Most civic and elected leaders in the metro believe the major league sports teams are gargantuan economic engines. Many sports fans and residents also recognize that the presence of major league sports teams helps determine a city's identity. Business leaders and team officials are steering the focus there. But Andy Zimbalist, a Smith College economics professor and sports journalist believes funding sports teams through publicly funded stadiums is a break-even proposition at best but more often is an economic drain for an area.

From a hotel room in California, where he is on a break from speaking to a civic group, Zimbalist says that little comes from public investment in sports stadiums and sports teams. Money that goes into a sports team, he says, leaves the community in the form of players' salaries -- because most do not live in the cities in which they play.
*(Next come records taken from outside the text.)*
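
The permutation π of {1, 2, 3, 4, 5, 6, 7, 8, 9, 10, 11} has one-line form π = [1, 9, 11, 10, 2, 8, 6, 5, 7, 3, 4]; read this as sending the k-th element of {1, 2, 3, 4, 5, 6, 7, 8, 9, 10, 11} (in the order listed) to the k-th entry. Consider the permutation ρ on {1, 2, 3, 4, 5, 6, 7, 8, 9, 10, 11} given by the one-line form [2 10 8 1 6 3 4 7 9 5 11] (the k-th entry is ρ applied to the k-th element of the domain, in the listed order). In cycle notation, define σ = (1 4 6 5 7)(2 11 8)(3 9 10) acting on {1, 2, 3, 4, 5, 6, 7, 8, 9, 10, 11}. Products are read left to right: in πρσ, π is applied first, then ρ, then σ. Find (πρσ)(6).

1

Apply the permutations in order: π(6) = 8, then ρ(8) = 7, then σ(7) = 1. So (πρσ)(6) = 1.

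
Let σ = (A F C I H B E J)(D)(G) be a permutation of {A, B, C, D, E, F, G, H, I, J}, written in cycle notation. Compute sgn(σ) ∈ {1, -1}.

-1

The cycle lengths are 8, 1, 1.
A cycle of length ℓ contributes ℓ−1 transpositions, so σ is a product of 7 transpositions — odd.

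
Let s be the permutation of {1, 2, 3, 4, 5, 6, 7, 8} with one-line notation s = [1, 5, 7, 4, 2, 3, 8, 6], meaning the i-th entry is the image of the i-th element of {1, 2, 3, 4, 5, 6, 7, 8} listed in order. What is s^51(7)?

Tracing 7 → 8 → … returns to 7 after 4 steps, so 7 lies in a 4-cycle (3, 7, 8, 6).
On a 4-cycle, s^4 is the identity, so s^51 = s^3 there (51 ≡ 3 mod 4).
Stepping 3 places around the cycle: 7 → 8 → 6 → 3.

3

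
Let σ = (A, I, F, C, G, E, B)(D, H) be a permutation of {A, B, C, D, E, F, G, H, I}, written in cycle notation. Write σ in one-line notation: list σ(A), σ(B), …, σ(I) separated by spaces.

I A G H B C E D F

Image by image: A↦I, B↦A, C↦G, D↦H, E↦B, F↦C, G↦E, H↦D, I↦F.
So the one-line form is I A G H B C E D F.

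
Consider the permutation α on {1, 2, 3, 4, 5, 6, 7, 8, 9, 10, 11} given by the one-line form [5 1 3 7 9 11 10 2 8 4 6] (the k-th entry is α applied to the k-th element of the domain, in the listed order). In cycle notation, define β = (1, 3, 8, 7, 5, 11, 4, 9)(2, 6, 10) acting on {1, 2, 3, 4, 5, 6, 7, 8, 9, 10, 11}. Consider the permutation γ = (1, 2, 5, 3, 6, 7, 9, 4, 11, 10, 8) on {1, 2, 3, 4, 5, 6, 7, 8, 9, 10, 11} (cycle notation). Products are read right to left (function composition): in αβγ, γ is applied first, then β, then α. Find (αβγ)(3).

Chase 3: γ(3) = 6; β(6) = 10; α(10) = 4. Hence (αβγ)(3) = 4.

4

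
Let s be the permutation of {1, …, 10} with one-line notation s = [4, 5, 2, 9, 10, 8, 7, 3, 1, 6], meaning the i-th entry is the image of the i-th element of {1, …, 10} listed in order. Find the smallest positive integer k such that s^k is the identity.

6

Writing s as disjoint cycles, the cycle lengths are 6, 3, 1.
Since disjoint cycles commute, ord(s) = lcm(6, 3) = 6.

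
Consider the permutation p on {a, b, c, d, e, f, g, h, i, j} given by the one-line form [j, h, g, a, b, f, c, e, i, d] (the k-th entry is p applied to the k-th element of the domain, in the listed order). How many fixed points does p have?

The fixed points (elements with p(x) = x) are {f, i}, so there are 2.

2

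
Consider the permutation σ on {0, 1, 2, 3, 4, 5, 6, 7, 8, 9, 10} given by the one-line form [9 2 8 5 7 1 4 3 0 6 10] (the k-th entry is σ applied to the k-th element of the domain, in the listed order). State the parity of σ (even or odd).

odd

In disjoint-cycle form the cycle lengths are 10, 1.
A cycle is odd iff its length is even; σ has 1 even-length cycle, so sgn(σ) = (−1)^1 and σ is odd.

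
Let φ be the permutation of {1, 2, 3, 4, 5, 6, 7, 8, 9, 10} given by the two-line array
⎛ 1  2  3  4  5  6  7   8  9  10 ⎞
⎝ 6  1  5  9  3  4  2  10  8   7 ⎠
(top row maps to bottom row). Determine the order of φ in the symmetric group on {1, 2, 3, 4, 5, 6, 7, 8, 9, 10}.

8

The disjoint-cycle form of φ has cycle lengths 8, 2.
The order of φ is the least common multiple of its cycle lengths: lcm(8, 2) = 8.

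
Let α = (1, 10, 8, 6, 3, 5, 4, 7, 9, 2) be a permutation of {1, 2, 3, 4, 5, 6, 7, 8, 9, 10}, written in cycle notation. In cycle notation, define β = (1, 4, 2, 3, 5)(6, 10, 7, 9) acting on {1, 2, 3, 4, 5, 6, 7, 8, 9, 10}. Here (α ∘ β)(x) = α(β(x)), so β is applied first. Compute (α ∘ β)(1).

β(1) = 4, then α(4) = 7; composing gives (α ∘ β)(1) = 7.

7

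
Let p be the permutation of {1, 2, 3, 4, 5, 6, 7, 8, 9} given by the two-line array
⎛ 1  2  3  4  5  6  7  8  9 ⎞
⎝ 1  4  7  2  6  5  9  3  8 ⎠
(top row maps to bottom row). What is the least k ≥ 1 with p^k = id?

4

Writing p as disjoint cycles, the cycle lengths are 4, 2, 2, 1.
Since disjoint cycles commute, ord(p) = lcm(4, 2, 2) = 4.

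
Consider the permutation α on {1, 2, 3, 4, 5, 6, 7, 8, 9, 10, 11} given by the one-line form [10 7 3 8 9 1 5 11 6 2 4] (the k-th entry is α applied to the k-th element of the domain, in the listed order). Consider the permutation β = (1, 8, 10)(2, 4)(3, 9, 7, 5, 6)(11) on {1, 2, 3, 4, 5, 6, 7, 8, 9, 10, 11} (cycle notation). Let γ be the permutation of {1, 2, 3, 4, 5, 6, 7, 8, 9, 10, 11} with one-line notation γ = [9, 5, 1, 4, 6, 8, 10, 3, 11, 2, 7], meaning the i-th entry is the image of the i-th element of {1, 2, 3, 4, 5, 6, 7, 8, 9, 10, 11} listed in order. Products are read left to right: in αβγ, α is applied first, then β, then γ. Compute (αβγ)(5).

Apply the permutations in order: α(5) = 9, then β(9) = 7, then γ(7) = 10. So (αβγ)(5) = 10.

10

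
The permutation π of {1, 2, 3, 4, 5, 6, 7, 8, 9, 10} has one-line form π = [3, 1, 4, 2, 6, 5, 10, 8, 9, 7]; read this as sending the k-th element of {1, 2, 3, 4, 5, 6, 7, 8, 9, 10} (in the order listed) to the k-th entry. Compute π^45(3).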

The money also leaves in the form of profits paid to owners, who have significant investments outside their teams' communities. Better, Zimbalist says, "not to have major league sports teams and have entertainment dollars go to more homegrown entertainment, retail, and restaurant business.

"The fact is that there is no economic return on that investment (in major league sports). With the Truman Sports Complex location, you don't get spin-off business in the downtown area that could be argued to be a benefit. This is primarily an investment that will make (Royals prospective owner) David Glass' deep pockets deeper and (Chiefs owner) Lamar Hunt's deep pockets deeper."

Glass has an estimated net worth of $323 million, according to a Nov. 28, 1999, Kansas City Star article. Sports Illustrated reported Sept. 13, 1993, that Hunt's net worth was more than $150 million. According to a Jan. 27, 1999, article in The Washington Post, NFL owners like to keep team ownership with people worth in excess of $300 million (excluding the assets of the team they own).

The numbers
John Bondon sits in a small, oddly shaped office off the bar at the Italian Gardens restaurant downtown, his family's business for the past 75 years. Bondon is a long-standing member of the Jackson County, Mo., Sports Authority (JCSA) and an avid sports fan. His desk is an organized riot of paper and receipts. Open before him is a financial report for the restaurant. He fishes a cigar from a box in a file cabinet next to him and lights it, looking satisfied. He turns introspective and places his fingertips gently on the desk. He is considering the importance of major league sports in Kansas City.

"There are so many benefits," he says finally, his eyes brightening beneath his leonine mane. "Not merely the economic benefit the teams bring to Kansas City, but the tourism and the sense of pride. I can't imagine the city without the Chiefs or the Royals.

"The nature of major league sports today is that cities build facilities that the teams use. What they do for the town should interest even those who never see a major league game at the stadiums, people who aren't sports fans, because they bring so much pride to our town.

Bondon says that a bistate sales tax is a good mechanism for funding the kinds of improvements that the teams say they need to stay in Kansas City. "We were lucky to build the kinds of facilities we did in the early 1970s," he says. "They are stadiums that can be kept up and updated without having to lay out the $500 million to $800 million to re-create them. Many cities have built or are building those new stadiums, creating competition for Kansas City. Fortunately, we have teams here who are committed to the community."